ヴァレンティノ(VALENTINO)のピエルパオロ・ピッチョーリは、メゾンを刷新しつづける意思を見せている。今シーズン、白とゴールドを基調にしたサロンで登場したのは、黒で統一された全63ルック。「ヴァレンティノ ル・ノワール」というテーマのもと、テクスチャー、カッティング、刺繍、パターンによって、それぞれが異なるパーソナリティを放ち、奥深い黒の世界へと案内した。

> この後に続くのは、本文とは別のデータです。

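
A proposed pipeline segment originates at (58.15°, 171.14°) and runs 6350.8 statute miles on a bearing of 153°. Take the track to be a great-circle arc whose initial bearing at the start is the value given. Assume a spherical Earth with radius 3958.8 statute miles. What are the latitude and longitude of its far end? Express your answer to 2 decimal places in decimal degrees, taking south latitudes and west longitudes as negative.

latitude -29.89°, longitude -157.30°

Central angle δ = d/R = 1.604224 rad.
With φ₁ = 58.15° = 1.014909 rad and θ = 153° = 2.670354 rad:
sin φ₂ = sin φ₁ cos δ + cos φ₁ sin δ cos θ = (0.849433)(-0.033421) + (0.527697)(0.999441)(-0.891007) = -0.498308
φ₂ = asin(-0.498308) = -0.521646 rad = -29.89°.
For the longitude increment, Δλ = atan2( sin θ sin δ cos φ₁, cos δ − sin φ₁ sin φ₂ ) = atan2(0.239436, 0.389858) = 31.56°.
λ₂ = 171.14° + 31.56° = 202.70°, normalized to (−180°, 180°] → -157.30°.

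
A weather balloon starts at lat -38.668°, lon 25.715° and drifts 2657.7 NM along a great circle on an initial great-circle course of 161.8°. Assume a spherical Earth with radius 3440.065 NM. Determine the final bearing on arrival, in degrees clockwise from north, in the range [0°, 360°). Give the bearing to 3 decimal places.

The arc subtends δ = 2657.7/3440.065 = 0.772573 rad at the centre.
Start latitude φ₁ = -0.674884 rad; initial bearing θ = 2.823943 rad.
Applying the spherical law of cosines for sides, sin φ₂ = sin φ₁ cos δ + cos φ₁ sin δ cos θ = -0.965140, so φ₂ = -74.827°.
For the longitude increment, Δλ = atan2( sin θ sin δ cos φ₁, cos δ − sin φ₁ sin φ₂ ) = atan2(0.170213, 0.113092) = 56.399°.
Hence λ₂ = 25.715° + 56.399° = 82.114°.
The forward bearing on arrival equals the back-azimuth from the destination plus 180°.
Back-azimuth from P₂ (-74.827°, 82.114°) to P₁ (-38.668°, 25.715°), with Δλ' = λ₁ − λ₂ = -56.399°: atan2( sin Δλ' cos φ₁ , cos φ₂ sin φ₁ − sin φ₂ cos φ₁ cos Δλ' ) = 291.295°.
Final bearing = (291.295° + 180°) mod 360° = 111.295°.

final bearing 111.295°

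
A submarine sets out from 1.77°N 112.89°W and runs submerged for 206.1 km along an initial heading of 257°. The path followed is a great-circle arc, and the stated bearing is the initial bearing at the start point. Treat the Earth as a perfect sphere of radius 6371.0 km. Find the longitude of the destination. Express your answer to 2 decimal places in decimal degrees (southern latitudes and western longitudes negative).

δ = 206.1/6371 = 0.032350 rad (1.8535°).
Start latitude φ₁ = 0.030892 rad; initial bearing θ = 4.485496 rad.
sin φ₂ = sin φ₁ cos δ + cos φ₁ sin δ cos θ = (0.030887)(0.999477) + (0.999523)(0.032344)(-0.224951) = 0.023599
φ₂ = asin(0.023599) = 0.023601 rad = 1.35°.
Then Δλ = atan2(-0.031500, 0.998748) = -0.031529 rad, from sin θ sin δ cos φ₁ over cos δ − sin φ₁ sin φ₂.
λ₂ = λ₁ + Δλ = -114.70°.

longitude -114.70°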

ピッチョーリは、色彩の巧みさにおいて他の追随を許さない、繊細で優美なクリエイションで感動的なコレクションを生み出してきたが、ショーのフィナーレやレッドカーペットでは、ほとんどいつも黒の服で登場。ショーのステートメントで、黒という色に対する考えを彼自身の言葉で次のように語っている。

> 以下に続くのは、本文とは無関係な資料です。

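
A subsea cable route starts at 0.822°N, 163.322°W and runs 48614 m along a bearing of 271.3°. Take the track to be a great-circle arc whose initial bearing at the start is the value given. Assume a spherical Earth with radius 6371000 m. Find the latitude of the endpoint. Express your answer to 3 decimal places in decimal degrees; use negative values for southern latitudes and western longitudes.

latitude 0.832°

Central angle δ = d/R = 0.007631 rad.
Converting: φ₁ = 0.014347 rad, θ = 4.735078 rad.
sin φ₂ = sin φ₁ cos δ + cos φ₁ sin δ cos θ = (0.014346)(0.999971) + (0.999897)(0.007630)(0.022687) = 0.014519
φ₂ = asin(0.014519) = 0.014519 rad = 0.832°.
Then Δλ = atan2(-0.007628, 0.999763) = -0.007629 rad, from sin θ sin δ cos φ₁ over cos δ − sin φ₁ sin φ₂.
Hence λ₂ = -163.322° + -0.437° = -163.759°.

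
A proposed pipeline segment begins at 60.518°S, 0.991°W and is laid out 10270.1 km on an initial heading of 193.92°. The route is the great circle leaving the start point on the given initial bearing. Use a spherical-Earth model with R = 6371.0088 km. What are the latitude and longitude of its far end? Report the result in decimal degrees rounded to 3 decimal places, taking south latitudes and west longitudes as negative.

The arc subtends δ = 10270.1/6371.0088 = 1.612005 rad at the centre.
With φ₁ = -60.518° = -1.056238 rad and θ = 193.92° = 3.384542 rad:
Applying the spherical law of cosines for sides, sin φ₂ = sin φ₁ cos δ + cos φ₁ sin δ cos θ = -0.441429, so φ₂ = -26.195°.
Δλ = atan2( sin θ sin δ cos φ₁ , cos δ − sin φ₁ sin φ₂ ) = atan2(-0.118294, -0.425466) = -2.870407 rad = -164.462°.
Hence λ₂ = -0.991° + -164.462° = -165.453°.

latitude -26.195°, longitude -165.453°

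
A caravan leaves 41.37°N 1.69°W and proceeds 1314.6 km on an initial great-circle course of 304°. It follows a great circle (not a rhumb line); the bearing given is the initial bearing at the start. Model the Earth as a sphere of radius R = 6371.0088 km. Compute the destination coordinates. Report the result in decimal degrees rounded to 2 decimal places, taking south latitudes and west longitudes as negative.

latitude 47.13°, longitude -16.15°

Angular distance δ = d/R = 1314.6 / 6371.0088 = 0.206341 rad.
With φ₁ = 41.37° = 0.722043 rad and θ = 304° = 5.305801 rad:
Destination latitude: φ₂ = arcsin( sin φ₁ cos δ + cos φ₁ sin δ cos θ ) = arcsin(0.732877) = 47.13°.
Δλ = atan2( sin θ sin δ cos φ₁ , cos δ − sin φ₁ sin φ₂ ) = atan2(-0.127467, 0.494415) = -0.252320 rad = -14.46°.
Hence λ₂ = -1.69° + -14.46° = -16.15°.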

「黒をひとつのユニフォームとして意識的に身に着けています。というのも、黒を身に着けることによって周囲の物事にフォーカスできますし、それが好きです。黒という暗闇から光を求め、黒という暗閣の中で視界を研ぎ澄ませます」
ジャケットとショートパンツを合わせたテーラードのデイスーツから始まり、タフなロングコート、反骨的なレザーのセットアップ、ロマンティックなネイキッドドレスまで、女性たちが自分の体を好きなように見せることができる複数の選択肢を広げているかのようだった。
ロゼット、フリル、刺繍、レースなど、ヴァレンティノの女性らしさを表すあらゆる要素は、黒という色で再定義され、新しいパワーが吹き込まれた。非の打ちどころのない厳格なシルエットは、肌を露出したバックスタイルにまで表れている。
ピッチョーリのステートメントは次のように締めくくっている。「私は黒をキャンバスとして捉え、その上にレイヤーや構造、シルエットを構築する出発点としました。それはむしろさまざまな個性を組み合わせた合成物。合唱音楽の構造のように、もっとも崇高なシークレットとして光を湛えます。暗闇に身を置いて初めて、光を探すことができるのです」
ルックにエフォートレスな躍動感を与えていたメタルのイヤリングは、不規則なフォルムを帯び、光のような煌めきに。また、音楽はフランスの著名な作曲家、アレクサンドル・デスプラとソルレイに依頼し、今回のコレクションから着想を得たサウンドがショーを盛り立てていた。
今シーズンの黒一色というアプローチは少し大胆すぎるようにも思えるかもしれないが、創設者のヴァレンティノ・ガラヴァーニが1968年に白い服だけを発表した「ホワイトコレクション」が、トップデザイナーとしての地位を確立するきっかけとなったことは有名だ。反逆的な精神を持ちながらメゾンの重要な歴史への敬意を形にすると同時に、黒のもつ多様な側面を通して女性たちに力を授けるあらゆる手段を提案しているように感じた。